Senate President Pro Tem Tim Ashe said in a speech Wednesday morning that addressing income inequality, including the disparity between the state's cities and towns, should drive the work of the Legislature. He said there are now "two Vermonts" — one where families have a chance to improve their lives, and the other that leaves people stuck in low-wage jobs.
"I challenge each of you, I challenge each committee you will serve on, and I challenge myself to never let go of this one question: 'What can we do to improve life in the other Vermont?'" Ashe said. "Answering this question is all of our jobs, and touches on almost every policy area we'll work on."
Ashe mentioned raising the minimum wage and developing state policies to combat climate change as two top priorities.
But the voices seeking to be heard in Montpelier don’t belong exclusively to lawmakers. A broad range of constituencies braved heavy snow Wednesday to make sure they were part of the chorus.
They included people like JT Dodge, a Newbury resident who organized a rally against a proposed tax on carbon-emitting fuels.
“This is the opening of the legislative session. This is us rallying the troops,” Dodge said. “This is saying that, ‘We’re here — look, you can see us.’”
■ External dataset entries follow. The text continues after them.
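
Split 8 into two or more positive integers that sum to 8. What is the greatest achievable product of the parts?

Let prod[k] be the best product for length k (with at least one cut). For each first piece i, the rest contributes max(k−i, prod[k−i]).
prod[2] = 1×max(1,0) = 1×1 = 1
prod[3] = max(1×2, 2×1) = 2
prod[4] = max(1×3, 2×2, 3×1) = 4
prod[5] = max(1×4, 2×3, 3×2, 4×1) = 6
prod[6] = max(1×6, 2×4, 3×3, 4×2, 5×1) = 9
prod[7] = max(1×9, 2×6, 3×4, 4×3, 5×2, 6×1) = 12
prod[8] = max(1×12, 2×9, 3×6, …, 6×2, 7×1) = 18
One optimal split: 3 + 3 + 2; product 3×3×2 = 18.

18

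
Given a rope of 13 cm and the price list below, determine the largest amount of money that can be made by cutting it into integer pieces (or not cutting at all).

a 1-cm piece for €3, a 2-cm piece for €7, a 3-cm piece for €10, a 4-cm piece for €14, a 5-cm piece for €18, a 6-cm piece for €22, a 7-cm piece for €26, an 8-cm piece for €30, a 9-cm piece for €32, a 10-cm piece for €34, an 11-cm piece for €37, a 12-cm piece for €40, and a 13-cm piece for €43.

48

Build r[k] bottom-up: r[k] = max over allowed piece i of (p[i] + r[k−i]).
r[1] = 3
r[2] = 7
r[3] = 10  (first piece 1, then r[2]=7)
r[4] = 14  (first piece 2, then r[2]=7)
r[5] = 18
r[6] = 22
r[7] = 26
r[8] = 30
r[9] = 33  (first piece 1, then r[8]=30)
r[10] = 37  (first piece 2, then r[8]=30)
r[11] = 40  (first piece 1, then r[10]=37)
r[12] = 44  (first piece 2, then r[10]=37)
r[13] = 48  (first piece 5, then r[8]=30)
One optimal cutting: 8 + 5 → €30 + €18 = €48.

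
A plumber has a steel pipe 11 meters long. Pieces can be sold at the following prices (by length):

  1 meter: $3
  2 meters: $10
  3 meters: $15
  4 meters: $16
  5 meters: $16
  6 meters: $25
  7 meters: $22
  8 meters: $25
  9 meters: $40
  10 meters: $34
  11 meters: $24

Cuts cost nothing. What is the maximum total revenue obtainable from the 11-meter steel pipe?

Let R[k] be the best obtainable value from length k. For each k, try every first piece i and keep the best of price[i] + R[k−i].
R[1] = 3
R[2] = max(3+3, 10+0) = 10
R[3] = max(3+10, 10+3, 15+0) = 15
R[4] = max(3+15, 10+10, 15+3, 16+0) = 20
R[5] = max(3+20, 10+15, 15+10, 16+3, 16+0) = 25
R[6] = max(3+25, 10+20, 15+15, 16+10, 16+3, 25+0) = 30
R[7] = max(3+30, 10+25, 15+20, …, 25+3, 22+0) = 35
R[8] = max(3+35, 10+30, 15+25, …, 22+3, 25+0) = 40
R[9] = max(3+40, 10+35, 15+30, …, 25+3, 40+0) = 45
R[10] = max(3+45, 10+40, 15+35, …, 40+3, 34+0) = 50
R[11] = max(3+50, 10+45, 15+40, …, 34+3, 24+0) = 55
One optimal cutting: 3 + 2 + 2 + 2 + 2 → $15 + $10 + $10 + $10 + $10 = $55.

55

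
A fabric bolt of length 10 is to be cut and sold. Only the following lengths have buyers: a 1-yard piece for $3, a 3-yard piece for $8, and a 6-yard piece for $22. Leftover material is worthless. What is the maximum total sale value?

34

Consider every possible first cut. r[k] is the best of p[i]+r[k−i] over all sellable i≤k.
r[1] = 3
r[2] = 6  (first piece 1, then r[1]=3)
r[3] = max(3+6, 8+0) = 9
r[4] = max(3+9, 8+3) = 12
r[5] = max(3+12, 8+6) = 15
r[6] = max(3+15, 8+9, 22+0) = 22
r[7] = max(3+22, 8+12, 22+3) = 25
r[8] = max(3+25, 8+15, 22+6) = 28
r[9] = max(3+28, 8+22, 22+9) = 31
r[10] = max(3+31, 8+25, 22+12) = 34
One optimal cutting: 6 + 1 + 1 + 1 + 1 → $34.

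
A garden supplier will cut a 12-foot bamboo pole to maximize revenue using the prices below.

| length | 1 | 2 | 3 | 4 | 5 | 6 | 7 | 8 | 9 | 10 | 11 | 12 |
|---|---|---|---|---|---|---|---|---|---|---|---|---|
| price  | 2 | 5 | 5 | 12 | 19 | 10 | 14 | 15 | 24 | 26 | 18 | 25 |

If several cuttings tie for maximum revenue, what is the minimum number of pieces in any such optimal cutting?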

Lawmakers would have been hard pressed to miss Dodge and the 40 or so Vermonters who showed up for his anti-carbon-tax rally Wednesday - they all wore yellow traffic vests, as a nod to carbon tax protesters in France.
“I just can’t afford to spend more money — we can’t afford to spend more money on fuel to drive to work,” Dodge said.
Statehouse advocacy on Wednesday came from a diverse group of constituents.
Ginger Knight, a junior at U-32 High School in East Montpelier, spoke at an event hosted by Rights and Democracy. The organization will urge lawmakers to pass paid family and medical leave and a $15 minimum wage.
“Today I am here because the bills that you pass impact my life as well as all the other youth in Vermont,” Knight said.
For the freshman lawmakers who will have to weigh competing requests from various interest groups, the next few months will present a steep learning curve.
White River Junction Rep. Becca White is one of the 40 new faces in the House of Representatives. She said one of the better pieces of advice on legislating came from someone who reminded her she has two ears, and one mouth.
“I’ve heard over and over again that the best way to really accomplish your goals is to figure out who your allies are,” White said. “And I think you can do that better by listening than you can by just talking, so lots of listening and [a] little less talking than I normally would do.”